Italian novelist recognised as major 20th century literary figure


The novelist Alberto Moravia was born Alberto Pincherle on this day in 1907 in Rome.

The island of Capri in the Bay of Naples

He adopted Moravia, the maiden name of his paternal grandmother, as a pen name and became a prolific writer of short stories and novels. Much of his work has been made into films.

Before the Second World War, he had difficulties with the Fascist regime, which banned the publication of one of his novels.
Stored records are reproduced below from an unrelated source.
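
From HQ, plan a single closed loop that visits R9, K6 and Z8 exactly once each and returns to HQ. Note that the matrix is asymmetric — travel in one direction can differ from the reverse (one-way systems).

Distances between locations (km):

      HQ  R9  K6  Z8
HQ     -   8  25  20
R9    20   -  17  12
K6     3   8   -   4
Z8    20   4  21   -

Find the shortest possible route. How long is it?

HQ-R9-K6-Z8-HQ: 8+17+4+20 = 49
HQ-R9-Z8-K6-HQ: 8+12+21+3 = 44
HQ-K6-R9-Z8-HQ: 25+8+12+20 = 65
HQ-K6-Z8-R9-HQ: 25+4+4+20 = 53
HQ-Z8-R9-K6-HQ: 20+4+17+3 = 44
HQ-Z8-K6-R9-HQ: 20+21+8+20 = 69
The minimum is 44.
One optimal route: HQ → R9 → Z8 → K6 → HQ.

Minimum total distance: 44 km.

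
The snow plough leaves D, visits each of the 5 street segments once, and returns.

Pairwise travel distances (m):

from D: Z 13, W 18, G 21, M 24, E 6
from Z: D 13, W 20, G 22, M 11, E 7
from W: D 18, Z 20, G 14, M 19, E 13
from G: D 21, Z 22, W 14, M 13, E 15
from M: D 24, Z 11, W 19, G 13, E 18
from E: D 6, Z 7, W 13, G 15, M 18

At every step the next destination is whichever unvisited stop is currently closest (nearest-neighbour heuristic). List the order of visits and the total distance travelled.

Nearest-neighbour total = 69 m; route D → E → Z → M → G → W → D.

At D the remaining stops are E 6, Z 13, W 18, G 21, M 24; go to E.
At E the remaining stops are Z 7, W 13, G 15, M 18; go to Z.
At Z the remaining stops are M 11, W 20, G 22; go to M.
At M the remaining stops are G 13, W 19; go to G.
At G the remaining stops are W 14; go to W.
Return W→D: 18.
Total = 6 + 7 + 11 + 13 + 14 + 18 = 69.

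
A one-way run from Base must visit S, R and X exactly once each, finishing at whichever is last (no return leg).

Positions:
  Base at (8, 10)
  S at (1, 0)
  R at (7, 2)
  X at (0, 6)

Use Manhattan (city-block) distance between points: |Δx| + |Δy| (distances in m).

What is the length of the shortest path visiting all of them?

24 m — the minimum one-way total.

There are 3! = 6 possible orderings.
Base → S → R → X: 17+8+11 = 36
Base → S → X → R: 17+7+11 = 35
Base → R → S → X: 9+8+7 = 24
Base → R → X → S: 9+11+7 = 27
Base → X → S → R: 12+7+8 = 27
Base → X → R → S: 12+11+8 = 31
The minimum is 24.
One shortest path: Base → R → S → X.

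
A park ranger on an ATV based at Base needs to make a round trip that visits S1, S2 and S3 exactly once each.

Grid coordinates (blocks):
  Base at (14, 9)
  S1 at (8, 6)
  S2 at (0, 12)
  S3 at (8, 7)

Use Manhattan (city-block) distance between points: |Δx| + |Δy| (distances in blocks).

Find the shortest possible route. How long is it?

Shortest round trip = 40 blocks.

There are 3 distinct closed tours to check (reversals are equivalent).
Base → S1 → S2 → S3 → Base: 9+14+13+8 = 44
Base → S1 → S3 → S2 → Base: 9+1+13+17 = 40
Base → S2 → S1 → S3 → Base: 17+14+1+8 = 40
The minimum is 40.
One optimal route: Base → S1 → S3 → S2 → Base (or its reverse).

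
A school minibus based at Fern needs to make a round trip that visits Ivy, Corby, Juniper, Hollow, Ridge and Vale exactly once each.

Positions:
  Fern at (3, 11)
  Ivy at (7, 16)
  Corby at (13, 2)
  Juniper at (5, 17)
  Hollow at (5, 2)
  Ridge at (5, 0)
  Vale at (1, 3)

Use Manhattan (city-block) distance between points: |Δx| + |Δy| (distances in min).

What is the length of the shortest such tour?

With 6 stops there are 6!/2 = 360 distinct round trips (a route and its reverse cost the same).
Fern→Ivy→Corby→Juniper→Hollow→Ridge→Vale→Fern: 9+20+23+15+2+7+10 = 86
Fern→Ivy→Corby→Juniper→Hollow→Vale→Ridge→Fern: 9+20+23+15+5+7+13 = 92
Fern→Ivy→Corby→Juniper→Ridge→Hollow→Vale→Fern: 9+20+23+17+2+5+10 = 86
Fern→Ivy→Corby→Juniper→Ridge→Vale→Hollow→Fern: 9+20+23+17+7+5+11 = 92
Fern→Ivy→Corby→Juniper→Vale→Hollow→Ridge→Fern: 9+20+23+18+5+2+13 = 90
Fern→Ivy→Corby→Juniper→Vale→Ridge→Hollow→Fern: 9+20+23+18+7+2+11 = 90
Fern→Ivy→Corby→Hollow→Juniper→Ridge→Vale→Fern: 9+20+8+15+17+7+10 = 86
Fern→Ivy→Corby→Hollow→Juniper→Vale→Ridge→Fern: 9+20+8+15+18+7+13 = 90
… (352 more)
Fern→Juniper→Ivy→Corby→Hollow→Ridge→Vale→Fern: 8+3+20+8+2+7+10 = 58  ← best
The minimum is 58.
One optimal route: Fern → Juniper → Ivy → Corby → Hollow → Ridge → Vale → Fern (or its reverse).

Minimum total distance: 58 min.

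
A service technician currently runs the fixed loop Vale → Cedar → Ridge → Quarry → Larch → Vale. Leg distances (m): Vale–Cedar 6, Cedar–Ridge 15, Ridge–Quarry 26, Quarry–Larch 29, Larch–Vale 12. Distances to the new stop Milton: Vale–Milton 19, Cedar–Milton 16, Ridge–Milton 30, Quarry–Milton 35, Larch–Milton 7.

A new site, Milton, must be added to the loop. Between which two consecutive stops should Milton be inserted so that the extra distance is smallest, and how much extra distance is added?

+13 m — insert Milton between Quarry and Larch.

Insertion cost between consecutive stops i–j is d(i,Milton) + d(Milton,j) − d(i,j):
  between Vale and Cedar: 19 + 16 − 6 = 29
  between Cedar and Ridge: 16 + 30 − 15 = 31
  between Ridge and Quarry: 30 + 35 − 26 = 39
  between Quarry and Larch: 35 + 7 − 29 = 13
  between Larch and Vale: 7 + 19 − 12 = 14
Cheapest insertion is between Quarry and Larch, adding 13.
New total = 88 + 13 = 101.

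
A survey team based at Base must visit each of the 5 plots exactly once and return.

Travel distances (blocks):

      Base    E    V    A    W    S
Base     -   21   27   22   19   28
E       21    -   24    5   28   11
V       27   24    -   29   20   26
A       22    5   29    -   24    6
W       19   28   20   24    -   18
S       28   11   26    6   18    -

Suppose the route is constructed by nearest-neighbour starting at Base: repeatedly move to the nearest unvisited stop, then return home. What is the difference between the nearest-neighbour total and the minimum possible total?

2 blocks longer than the optimal tour.

From Base: W=19, E=21, A=22, V=27, S=28 → choose W (19).
From W: S=18, V=20, A=24, E=28 → choose S (18).
From S: A=6, E=11, V=26 → choose A (6).
From A: E=5, V=29 → choose E (5).
From E: V=24 → choose V (24).
NN route Base → W → S → A → E → V → Base costs 99.
Optimal: Base → E → A → S → V → W → Base costs 97 (by enumerating all 60 distinct tours).
Excess = 99 − 97 = 2.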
But his anti-Fascist novel Il Conformista later became the basis for the film The Conformist directed by Bernardo Bertolucci.

In 1941 he married the novelist Elsa Morante and they went to live first on Capri, and then in the Ciociaria area of Lazio before returning to Rome after it was liberated in 1944.

Moravia was once quoted as comparing a childhood illness, which confined him to bed for a long period, with Fascism. He said they had both made him suffer and do things he otherwise would not have done.

The rugged terrain of the Ciociaria

He died in Rome in 1990 and is remembered today as an important literary figure of the 20th century.

Travel tip

The beautiful island of Capri is a sophisticated holiday resort that has attracted many writers, artists and celebrities over the centuries. It lies in the Bay of Naples and can be reached by boat from Sorrento and Naples. 

Travel tip

The Ciociaria is a remote, hilly part of Lazio, lying south of Rome and north of Naples, dotted with small towns and villages. It is believed the area is named after the ciocie (sandals), traditionally worn by the people living and working in the area.